What is gastro-oesophageal reflux?
Gastro-oesophageal reflux is when your child brings the contents of his stomach back up into his food pipe or mouth.
It happens when the muscles between your baby’s food pipe (oesophagus) and tummy relax for a moment because they’re not fully developed.
This results in a type of vomiting or spitting called ‘posseting’.
Symptoms of gastro-oesophageal reflux
If your baby has gastro-oesophageal reflux, she might vomit milk. This can happen during, between and after feeds.
You’ll usually see reflux symptoms within the first month after birth.
Most children with reflux grow out of it by the time they’re toddlers. This is probably because they’re spending more time in an upright position by this age. They’re also eating more solid foods.
A few children keep having symptoms after the toddler period.
Gastro-oesophageal reflux disease (GORD)
In some babies and children, reflux very occasionally leads to complications. In this case, your doctor might diagnose your child with gastro-oesophageal reflux disease (GORD).
GORD symptoms include pain and discomfort in the chest or stomach, which might make your baby cranky.
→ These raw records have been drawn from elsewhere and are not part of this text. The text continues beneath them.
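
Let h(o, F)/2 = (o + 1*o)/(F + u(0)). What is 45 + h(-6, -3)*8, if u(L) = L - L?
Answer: 109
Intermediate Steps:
u(L) = 0
h(o, F) = 4*o/F (h(o, F) = 2*((o + 1*o)/(F + 0)) = 2*((o + o)/F) = 2*((2*o)/F) = 2*(2*o/F) = 4*o/F)
45 + h(-6, -3)*8 = 45 + (4*(-6)/(-3))*8 = 45 + (4*(-6)*(-1/3))*8 = 45 + 8*8 = 45 + 64 = 109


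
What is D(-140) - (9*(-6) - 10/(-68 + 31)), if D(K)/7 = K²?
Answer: 5078388/37 ≈ 1.3725e+5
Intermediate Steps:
D(K) = 7*K²
D(-140) - (9*(-6) - 10/(-68 + 31)) = 7*(-140)² - (9*(-6) - 10/(-68 + 31)) = 7*19600 - (-54 - 10/(-37)) = 137200 - (-54 - 1/37*(-10)) = 137200 - (-54 + 10/37) = 137200 - 1*(-1988/37) = 137200 + 1988/37 = 5078388/37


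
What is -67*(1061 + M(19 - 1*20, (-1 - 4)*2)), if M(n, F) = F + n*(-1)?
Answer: -70484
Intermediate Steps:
M(n, F) = F - n
-67*(1061 + M(19 - 1*20, (-1 - 4)*2)) = -67*(1061 + ((-1 - 4)*2 - (19 - 1*20))) = -67*(1061 + (-5*2 - (19 - 20))) = -67*(1061 + (-10 - 1*(-1))) = -67*(1061 + (-10 + 1)) = -67*(1061 - 9) = -67*1052 = -70484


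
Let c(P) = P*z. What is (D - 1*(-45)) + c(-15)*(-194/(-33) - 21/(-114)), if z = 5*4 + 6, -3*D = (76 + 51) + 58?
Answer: -1493035/627 ≈ -2381.2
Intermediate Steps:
D = -185/3 (D = -((76 + 51) + 58)/3 = -(127 + 58)/3 = -1/3*185 = -185/3 ≈ -61.667)
z = 26 (z = 20 + 6 = 26)
c(P) = 26*P (c(P) = P*26 = 26*P)
(D - 1*(-45)) + c(-15)*(-194/(-33) - 21/(-114)) = (-185/3 - 1*(-45)) + (26*(-15))*(-194/(-33) - 21/(-114)) = (-185/3 + 45) - 390*(-194*(-1/33) - 21*(-1/114)) = -50/3 - 390*(194/33 + 7/38) = -50/3 - 390*7603/1254 = -50/3 - 494195/209 = -1493035/627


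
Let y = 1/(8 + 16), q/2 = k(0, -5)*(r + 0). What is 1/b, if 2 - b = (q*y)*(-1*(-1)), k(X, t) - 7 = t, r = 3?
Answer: 2/3 ≈ 0.66667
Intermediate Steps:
k(X, t) = 7 + t
q = 12 (q = 2*((7 - 5)*(3 + 0)) = 2*(2*3) = 2*6 = 12)
y = 1/24 ≈ 0.041667
b = 3/2 (b = 2 - 12*(1/24)*(-1*(-1)) = 2 - 1/2 = 3/2 ≈ 1.5000)
1/b = 1/(3/2) = 2/3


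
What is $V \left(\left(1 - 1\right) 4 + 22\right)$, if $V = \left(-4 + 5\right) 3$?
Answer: $66$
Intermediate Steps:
$V = 3$ ($V = 1 \cdot 3 = 3$)
$V \left(\left(1 - 1\right) 4 + 22\right) = 3 \left(\left(1 - 1\right) 4 + 22\right) = 3 \left(0 \cdot 4 + 22\right) = 3 \left(0 + 22\right) = 3 \cdot 22 = 66$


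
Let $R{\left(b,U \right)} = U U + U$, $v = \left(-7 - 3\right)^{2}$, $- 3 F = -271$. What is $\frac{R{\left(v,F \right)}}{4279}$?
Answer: $\frac{74254}{38511} \approx 1.9281$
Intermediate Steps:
$F = \frac{271}{3}$ ($F = \left(- \frac{1}{3}\right) \left(-271\right) = \frac{271}{3} \approx 90.333$)
$v = 100$ ($v = \left(-10\right)^{2} = 100$)
$R{\left(b,U \right)} = U + U^{2}$ ($R{\left(b,U \right)} = U^{2} + U = U + U^{2}$)
$\frac{R{\left(v,F \right)}}{4279} = \frac{\frac{271}{3} \left(1 + \frac{271}{3}\right)}{4279} = \frac{271}{3} \cdot \frac{274}{3} \cdot \frac{1}{4279} = \frac{74254}{9} \cdot \frac{1}{4279} = \frac{74254}{38511}$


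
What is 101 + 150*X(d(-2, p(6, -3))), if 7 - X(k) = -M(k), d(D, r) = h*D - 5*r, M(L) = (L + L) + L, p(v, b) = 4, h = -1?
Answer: -6949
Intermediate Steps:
M(L) = 3*L (M(L) = 2*L + L = 3*L)
d(D, r) = -D - 5*r
X(k) = 7 + 3*k (X(k) = 7 - (-1)*3*k = 7 - (-3)*k = 7 + 3*k)
101 + 150*X(d(-2, p(6, -3))) = 101 + 150*(7 + 3*(-1*(-2) - 5*4)) = 101 + 150*(7 + 3*(2 - 20)) = 101 + 150*(7 + 3*(-18)) = 101 + 150*(7 - 54) = 101 + 150*(-47) = 101 - 7050 = -6949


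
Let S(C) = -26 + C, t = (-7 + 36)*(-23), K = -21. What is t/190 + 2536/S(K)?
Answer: -513189/8930 ≈ -57.468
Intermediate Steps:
t = -667 (t = 29*(-23) = -667)
t/190 + 2536/S(K) = -667/190 + 2536/(-26 - 21) = -667*1/190 + 2536/(-47) = -667/190 + 2536*(-1/47) = -667/190 - 2536/47 = -513189/8930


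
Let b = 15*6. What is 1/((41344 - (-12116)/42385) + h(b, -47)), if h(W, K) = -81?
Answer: 42385/1748944371 ≈ 2.4235e-5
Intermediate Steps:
b = 90
1/((41344 - (-12116)/42385) + h(b, -47)) = 1/((41344 - (-12116)/42385) - 81) = 1/((41344 - 1*(-12116/42385)) - 81) = 1/((41344 + 12116/42385) - 81) = 1/(1752377556/42385 - 81) = 1/(1748944371/42385) = 42385/1748944371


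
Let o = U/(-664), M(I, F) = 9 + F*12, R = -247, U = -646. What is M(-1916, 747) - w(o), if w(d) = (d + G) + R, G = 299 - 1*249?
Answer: 3044117/332 ≈ 9169.0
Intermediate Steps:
G = 50 (G = 299 - 249 = 50)
M(I, F) = 9 + 12*F
o = 323/332 (o = -646/(-664) = -646*(-1/664) = 323/332 ≈ 0.97289)
w(d) = -197 + d (w(d) = (d + 50) - 247 = (50 + d) - 247 = -197 + d)
M(-1916, 747) - w(o) = (9 + 12*747) - (-197 + 323/332) = (9 + 8964) - 1*(-65081/332) = 8973 + 65081/332 = 3044117/332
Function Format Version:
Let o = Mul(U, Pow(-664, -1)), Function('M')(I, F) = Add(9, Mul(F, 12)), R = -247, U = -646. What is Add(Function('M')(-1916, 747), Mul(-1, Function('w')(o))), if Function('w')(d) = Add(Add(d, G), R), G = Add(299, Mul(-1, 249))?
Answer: Rational(3044117, 332) ≈ 9169.0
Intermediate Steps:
G = 50 (G = Add(299, -249) = 50)
Function('M')(I, F) = Add(9, Mul(12, F))
o = Rational(323, 332) (o = Mul(-646, Pow(-664, -1)) = Mul(-646, Rational(-1, 664)) = Rational(323, 332) ≈ 0.97289)
Function('w')(d) = Add(-197, d) (Function('w')(d) = Add(Add(d, 50), -247) = Add(Add(50, d), -247) = Add(-197, d))
Add(Function('M')(-1916, 747), Mul(-1, Function('w')(o))) = Add(Add(9, Mul(12, 747)), Mul(-1, Add(-197, Rational(323, 332)))) = Add(Add(9, 8964), Mul(-1, Rational(-65081, 332))) = Add(8973, Rational(65081, 332)) = Rational(3044117, 332)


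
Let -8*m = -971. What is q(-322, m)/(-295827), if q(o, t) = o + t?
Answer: 535/788872 ≈ 0.00067818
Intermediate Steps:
m = 971/8 (m = -1/8*(-971) = 971/8 ≈ 121.38)
q(-322, m)/(-295827) = (-322 + 971/8)/(-295827) = -1605/8*(-1/295827) = 535/788872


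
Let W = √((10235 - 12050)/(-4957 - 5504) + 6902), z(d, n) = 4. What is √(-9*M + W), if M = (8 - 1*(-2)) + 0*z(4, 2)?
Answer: √(-9044010 + 317*√693592513)/317 ≈ 2.6307*I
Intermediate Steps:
M = 10 (M = (8 - 1*(-2)) + 0*4 = (8 + 2) + 0 = 10 + 0 = 10)
W = √693592513/317 (W = √(-1815/(-10461) + 6902) = √(-1815*(-1/10461) + 6902) = √(55/317 + 6902) = √(2187989/317) = √693592513/317 ≈ 83.079)
√(-9*M + W) = √(-9*10 + √693592513/317) = √(-90 + √693592513/317)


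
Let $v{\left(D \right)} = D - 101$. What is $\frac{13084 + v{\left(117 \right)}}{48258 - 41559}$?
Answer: $\frac{13100}{6699} \approx 1.9555$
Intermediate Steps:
$v{\left(D \right)} = -101 + D$ ($v{\left(D \right)} = D - 101 = -101 + D$)
$\frac{13084 + v{\left(117 \right)}}{48258 - 41559} = \frac{13084 + \left(-101 + 117\right)}{48258 - 41559} = \frac{13084 + 16}{6699} = 13100 \cdot \frac{1}{6699} = \frac{13100}{6699}$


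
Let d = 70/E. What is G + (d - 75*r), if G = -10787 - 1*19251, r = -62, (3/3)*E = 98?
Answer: -177711/7 ≈ -25387.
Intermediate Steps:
E = 98
G = -30038 (G = -10787 - 19251 = -30038)
d = 5/7 (d = 70/98 = 70*(1/98) = 5/7 ≈ 0.71429)
G + (d - 75*r) = -30038 + (5/7 - 75*(-62)) = -30038 + (5/7 + 4650) = -30038 + 32555/7 = -177711/7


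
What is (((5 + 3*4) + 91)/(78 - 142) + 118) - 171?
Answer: -875/16 ≈ -54.688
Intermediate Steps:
(((5 + 3*4) + 91)/(78 - 142) + 118) - 171 = (((5 + 12) + 91)/(-64) + 118) - 171 = ((17 + 91)*(-1/64) + 118) - 171 = (108*(-1/64) + 118) - 171 = (-27/16 + 118) - 171 = 1861/16 - 171 = -875/16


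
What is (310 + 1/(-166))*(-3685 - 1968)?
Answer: -290897727/166 ≈ -1.7524e+6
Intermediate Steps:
(310 + 1/(-166))*(-3685 - 1968) = (310 - 1/166)*(-5653) = (51459/166)*(-5653) = -290897727/166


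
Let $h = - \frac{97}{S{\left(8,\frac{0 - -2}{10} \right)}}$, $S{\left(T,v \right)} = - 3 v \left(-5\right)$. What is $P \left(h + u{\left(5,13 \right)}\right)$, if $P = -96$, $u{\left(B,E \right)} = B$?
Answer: $2624$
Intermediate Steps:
$S{\left(T,v \right)} = 15 v$
$h = - \frac{97}{3}$ ($h = - \frac{97}{15 \frac{0 - -2}{10}} = - \frac{97}{15 \left(0 + 2\right) \frac{1}{10}} = - \frac{97}{15 \cdot 2 \cdot \frac{1}{10}} = - \frac{97}{15 \cdot \frac{1}{5}} = - \frac{97}{3} \approx -32.333$)
$P \left(h + u{\left(5,13 \right)}\right) = - 96 \left(- \frac{97}{3} + 5\right) = \left(-96\right) \left(- \frac{82}{3}\right) = 2624$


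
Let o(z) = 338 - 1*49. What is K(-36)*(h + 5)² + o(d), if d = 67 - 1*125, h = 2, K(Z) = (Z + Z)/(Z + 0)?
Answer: 387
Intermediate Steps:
K(Z) = 2 (K(Z) = (2*Z)/Z = 2)
d = -58 (d = 67 - 125 = -58)
o(z) = 289 (o(z) = 338 - 49 = 289)
K(-36)*(h + 5)² + o(d) = 2*(2 + 5)² + 289 = 2*7² + 289 = 2*49 + 289 = 98 + 289 = 387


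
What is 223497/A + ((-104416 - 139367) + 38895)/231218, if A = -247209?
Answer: -897602517/501396233 ≈ -1.7902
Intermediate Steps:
223497/A + ((-104416 - 139367) + 38895)/231218 = 223497/(-247209) + ((-104416 - 139367) + 38895)/231218 = 223497*(-1/247209) + (-243783 + 38895)*(1/231218) = -3921/4337 - 204888*1/231218 = -3921/4337 - 102444/115609 = -897602517/501396233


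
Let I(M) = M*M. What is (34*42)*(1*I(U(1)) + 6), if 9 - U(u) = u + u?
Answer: 78540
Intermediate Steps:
U(u) = 9 - 2*u (U(u) = 9 - (u + u) = 9 - 2*u)
I(M) = M²
(34*42)*(1*I(U(1)) + 6) = (34*42)*(1*(9 - 2*1)² + 6) = 1428*(1*(9 - 2)² + 6) = 1428*(1*7² + 6) = 1428*(1*49 + 6) = 1428*(49 + 6) = 1428*55 = 78540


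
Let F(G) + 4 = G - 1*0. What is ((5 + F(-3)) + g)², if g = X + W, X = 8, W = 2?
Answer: 64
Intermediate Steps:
g = 10 (g = 8 + 2 = 10)
F(G) = -4 + G (F(G) = -4 + (G - 1*0) = -4 + (G + 0) = -4 + G)
((5 + F(-3)) + g)² = ((5 + (-4 - 3)) + 10)² = ((5 - 7) + 10)² = (-2 + 10)² = 8² = 64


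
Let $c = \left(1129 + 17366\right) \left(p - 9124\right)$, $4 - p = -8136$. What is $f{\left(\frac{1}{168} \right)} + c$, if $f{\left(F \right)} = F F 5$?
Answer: $- \frac{513650833915}{28224} \approx -1.8199 \cdot 10^{7}$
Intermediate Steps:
$p = 8140$ ($p = 4 - -8136 = 4 + 8136 = 8140$)
$c = -18199080$ ($c = \left(1129 + 17366\right) \left(8140 - 9124\right) = 18495 \left(-984\right) = -18199080$)
$f{\left(F \right)} = 5 F^{2}$ ($f{\left(F \right)} = F^{2} \cdot 5 = 5 F^{2}$)
$f{\left(\frac{1}{168} \right)} + c = 5 \left(\frac{1}{168}\right)^{2} - 18199080 = \frac{5}{28224} - 18199080 = - \frac{513650833915}{28224}$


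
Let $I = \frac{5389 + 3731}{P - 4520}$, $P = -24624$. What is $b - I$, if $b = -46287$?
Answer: $- \frac{168622401}{3643} \approx -46287.0$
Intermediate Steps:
$I = - \frac{1140}{3643}$ ($I = \frac{5389 + 3731}{-24624 - 4520} = \frac{9120}{-29144} = 9120 \left(- \frac{1}{29144}\right) = - \frac{1140}{3643} \approx -0.31293$)
$b - I = -46287 - - \frac{1140}{3643} = -46287 + \frac{1140}{3643} = - \frac{168622401}{3643}$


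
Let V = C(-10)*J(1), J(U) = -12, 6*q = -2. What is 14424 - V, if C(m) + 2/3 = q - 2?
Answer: 14388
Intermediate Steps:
q = -1/3 (q = (1/6)*(-2) = -1/3 ≈ -0.33333)
C(m) = -3 (C(m) = -2/3 + (-1/3 - 2) = -2/3 - 7/3 = -3)
V = 36 (V = -3*(-12) = 36)
14424 - V = 14424 - 1*36 = 14424 - 36 = 14388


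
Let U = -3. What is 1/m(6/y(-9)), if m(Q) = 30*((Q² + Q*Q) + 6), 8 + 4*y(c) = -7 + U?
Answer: 3/860 ≈ 0.0034884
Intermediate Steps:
y(c) = -9/2 (y(c) = -2 + (-7 - 3)/4 = -2 + (¼)*(-10) = -2 - 5/2 = -9/2)
m(Q) = 180 + 60*Q² (m(Q) = 30*((Q² + Q²) + 6) = 30*(2*Q² + 6) = 30*(6 + 2*Q²) = 180 + 60*Q²)
1/m(6/y(-9)) = 1/(180 + 60*(6/(-9/2))²) = 1/(180 + 60*(6*(-2/9))²) = 1/(180 + 60*(-4/3)²) = 1/(180 + 60*(16/9)) = 1/(180 + 320/3) = 1/(860/3) = 3/860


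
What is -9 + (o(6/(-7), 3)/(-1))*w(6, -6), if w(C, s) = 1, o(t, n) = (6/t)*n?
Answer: 12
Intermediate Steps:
o(t, n) = 6*n/t
-9 + (o(6/(-7), 3)/(-1))*w(6, -6) = -9 + ((6*3/(6/(-7)))/(-1))*1 = -9 + ((6*3/(6*(-⅐)))*(-1))*1 = -9 + ((6*3/(-6/7))*(-1))*1 = -9 + ((6*3*(-7/6))*(-1))*1 = -9 - 21*(-1)*1 = -9 + 21*1 = -9 + 21 = 12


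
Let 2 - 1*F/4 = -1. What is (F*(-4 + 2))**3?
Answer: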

Your baby might cry a lot or arch his back.
If your baby has GORD, she might have:
- disrupted sleep
- poor weight gain
- a chronic cough and wheeze
- blood in her vomit.
Does your child need to see a doctor about gastro-oesophageal reflux?
You should see your GP if your child:
- finds it difficult to swallow
- has a fever
- is irritable and difficult to settle a lot of the time
- won’t eat
- is vomiting a lot
- isn’t growing properly or is losing weight
- has a chronic cough or recurrent chest infections.
Take your child to a hospital emergency department if he has green fluid or blood in his vomit.
Tests for gastro-oesophageal reflux
Usually, your child won’t need to have any tests for reflux.
If your child has reflux complications or GORD, sometimes your doctor might recommend pH monitoring (checking acid levels) to see whether there’s too much acid in her food pipe. This is done by placing a tiny tube with a sensor in your child’s food pipe for 24 hours.
Sometimes your doctor might also want to look at the lining of your child’s food pipe using a special camera. This test is called an endoscopy and is done under a general anaesthetic.
Treatment for gastro-oesophageal reflux
Most cases of gastro-oesophageal reflux get better by themselves with time and don’t need treatment.
If your baby’s reflux is mild, and his weight gain isn’t affected, you could try feeding him in a more upright position to ease the problem. Try keeping him upright for about 30 minutes after feeds.
Your doctor might suggest thickening breastmilk with rice cereal or a thickening agent. If your baby is formula fed, your doctor might recommend thickening your baby’s formula or using prethickened formula.
If your child seems to be in pain after vomiting, or isn’t gaining enough weight, your doctor might prescribe an acid suppressant.
You should follow safe sleeping practices, even if your baby has reflux. This means putting your baby on her back to sleep. She should sleep on a firm, flat mattress that isn’t elevated in any way.